Access to hexahydroazepinone heterocycles via palladium-catalysed C(sp3)-H alkenylation/ring-opening of cyclopropanes.

In this communication, we describe the synthesis of novel hexahydroazepinone derivatives starting from two simple building blocks in presence of a readily available palladium catalyst. The reaction proceeds through a selective C(sp3)-H alkenylation/ring-opening process to obtain the seven-membered ring products in good to excellent yields on a wide variety of substrates under batch, microwave, and continuous flow conditions.

Utilization of BozPhos as an Effective Ligand in Enantioselective C-H Functionalization of Cyclopropanes: Synthesis of Dihydroisoquinolones and Dihydroquinolones.
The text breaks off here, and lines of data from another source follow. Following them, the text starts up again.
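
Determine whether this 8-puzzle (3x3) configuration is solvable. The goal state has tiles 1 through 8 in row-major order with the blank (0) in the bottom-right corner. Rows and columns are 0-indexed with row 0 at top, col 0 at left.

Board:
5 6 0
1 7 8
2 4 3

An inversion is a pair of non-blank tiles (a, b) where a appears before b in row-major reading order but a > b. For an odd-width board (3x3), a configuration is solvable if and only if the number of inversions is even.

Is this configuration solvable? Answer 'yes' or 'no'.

Inversions (pairs i<j in row-major order where tile[i] > tile[j] > 0): 15
15 is odd, so the puzzle is not solvable.

Answer: no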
The bisphosphine monoxide ( R, R)-BozPhos enables enantioselective C-H functionalization of cyclopropanes in a palladium-catalyzed cyclization. The synthesis of a broad spectrum of dihydroisoquinolones and dihydroquinolones in good yields and high enantiomeric excess was achieved through the use of this hemilabile ligand. Furthermore, the isolation of an intermediary palladium(II)-BozPhos complex after oxidative addition was successful and a second complex provided further insight into bond length and angles through a crystal structure.

Access to Cyclopropyl-Fused Azacycles via a Palladium-Catalyzed Direct Alkenylation Strategy.
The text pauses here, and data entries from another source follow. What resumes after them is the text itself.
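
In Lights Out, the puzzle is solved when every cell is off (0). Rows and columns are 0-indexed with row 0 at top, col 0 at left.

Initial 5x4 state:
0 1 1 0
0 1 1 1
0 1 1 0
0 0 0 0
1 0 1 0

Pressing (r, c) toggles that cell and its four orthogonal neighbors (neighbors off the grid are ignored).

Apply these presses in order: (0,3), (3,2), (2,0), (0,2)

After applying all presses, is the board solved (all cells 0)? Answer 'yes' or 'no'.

After press 1 at (0,3):
0 1 0 1
0 1 1 0
0 1 1 0
0 0 0 0
1 0 1 0

After press 2 at (3,2):
0 1 0 1
0 1 1 0
0 1 0 0
0 1 1 1
1 0 0 0

After press 3 at (2,0):
0 1 0 1
1 1 1 0
1 0 0 0
1 1 1 1
1 0 0 0

After press 4 at (0,2):
0 0 1 0
1 1 0 0
1 0 0 0
1 1 1 1
1 0 0 0

Lights still on: 9

Answer: no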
Palladium-catalyzed direct alkenylation of cyclopropyl C-H bonds proceeds in high efficiency. This transformation provides access to novel cyclopropyl-fused azacycles. Ligand studies suggest that bisphosphine monoxide analogues of dppf and rac-BINAP are the active ligand species. Preliminary results support that both BozPhos and IPrMonophos ligands can achieve high enantioinduction for this novel direct alkenylation reaction. To date, this represents the first example of enantioselective C-H functionalization employing a bisphosphine monoxide ligand.
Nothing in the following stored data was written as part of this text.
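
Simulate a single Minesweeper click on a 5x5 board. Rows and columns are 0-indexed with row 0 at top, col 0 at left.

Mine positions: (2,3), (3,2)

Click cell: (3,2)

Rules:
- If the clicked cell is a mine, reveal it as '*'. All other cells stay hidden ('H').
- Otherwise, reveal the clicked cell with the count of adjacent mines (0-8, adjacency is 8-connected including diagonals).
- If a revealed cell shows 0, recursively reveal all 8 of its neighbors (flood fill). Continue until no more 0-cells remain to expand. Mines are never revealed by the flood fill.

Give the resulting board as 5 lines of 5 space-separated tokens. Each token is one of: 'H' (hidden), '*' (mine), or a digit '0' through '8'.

H H H H H
H H H H H
H H H H H
H H * H H
H H H H H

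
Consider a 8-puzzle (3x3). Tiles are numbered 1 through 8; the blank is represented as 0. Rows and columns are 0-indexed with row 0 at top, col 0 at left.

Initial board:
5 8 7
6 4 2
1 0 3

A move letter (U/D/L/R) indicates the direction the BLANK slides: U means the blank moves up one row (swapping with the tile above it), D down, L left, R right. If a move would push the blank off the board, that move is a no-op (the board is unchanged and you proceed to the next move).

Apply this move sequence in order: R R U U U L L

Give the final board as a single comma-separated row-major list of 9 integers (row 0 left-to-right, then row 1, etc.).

After move 1 (R):
5 8 7
6 4 2
1 3 0

After move 2 (R):
5 8 7
6 4 2
1 3 0

After move 3 (U):
5 8 7
6 4 0
1 3 2

After move 4 (U):
5 8 0
6 4 7
1 3 2

After move 5 (U):
5 8 0
6 4 7
1 3 2

After move 6 (L):
5 0 8
6 4 7
1 3 2

After move 7 (L):
0 5 8
6 4 7
1 3 2

Answer: 0, 5, 8, 6, 4, 7, 1, 3, 2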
Intramolecular sp(3) Functionalization of Cyclopropyl α-Amino Acid-Derived Benzamides.

Intramolecular Pd-catalyzed functionalization of cyclopropyl α-amino acid-derived benzamides proceeds without silver or pivalate additives. Both electronically and sterically diverse ethyl 1,2,3,4-tetrahydroisoquinolone-3-carboxylates were accessible in good to excellent yields.

Silver-promoted, palladium-catalyzed direct arylation of cyclopropanes: facile access to spiro 3,3'-cyclopropyl oxindoles.

The Pd-catalyzed, Ag(I)-mediated intramolecular direct arylation of cyclopropane C-H bonds is described. Various spiro 3,3'-cyclopropyl oxindoles can be obtained in good to excellent yields from easily accessible 2-bromoanilides. The kinetic isotope effect was determined and epimerization studies were conducted, suggesting that the formation of a putative Pd-enolate is not operative and that the reaction proceeds via a C-H arylation pathway.

Synthesis of 2- and 2,3-substituted pyrazolo[1,5-a]pyridines: scope and mechanistic considerations of a domino direct alkynylation and cyclization of N-iminopyridinium ylides using alkenyl bromides, alkenyl iodides, and alkynes.

Direct functionalization and tandem processes have both received considerable recent interest due to their cost and time efficiency. Herein we report the synthesis of difficult to obtain 2-substituted pyrazolo[1,5-a]pyridines through a tandem palladium-catalyzed/silver-mediated elimination/direct functionalization/cyclization reaction involving N-benzoyliminopyridinium ylides. As such, these biologically important molecules are prepared in an efficient, high-yielding manner, only requiring a two-step sequence from pyridine. Aryl-substituted alkenyl bromides and iodides are effective ylide coupling partners. Mechanistic studies led to the use of terminal alkynes, which extended the scope of the reaction to include alkyl substitution on the unsaturated reactive site. The optimization, scope, and mechanistic considerations of the process are discussed.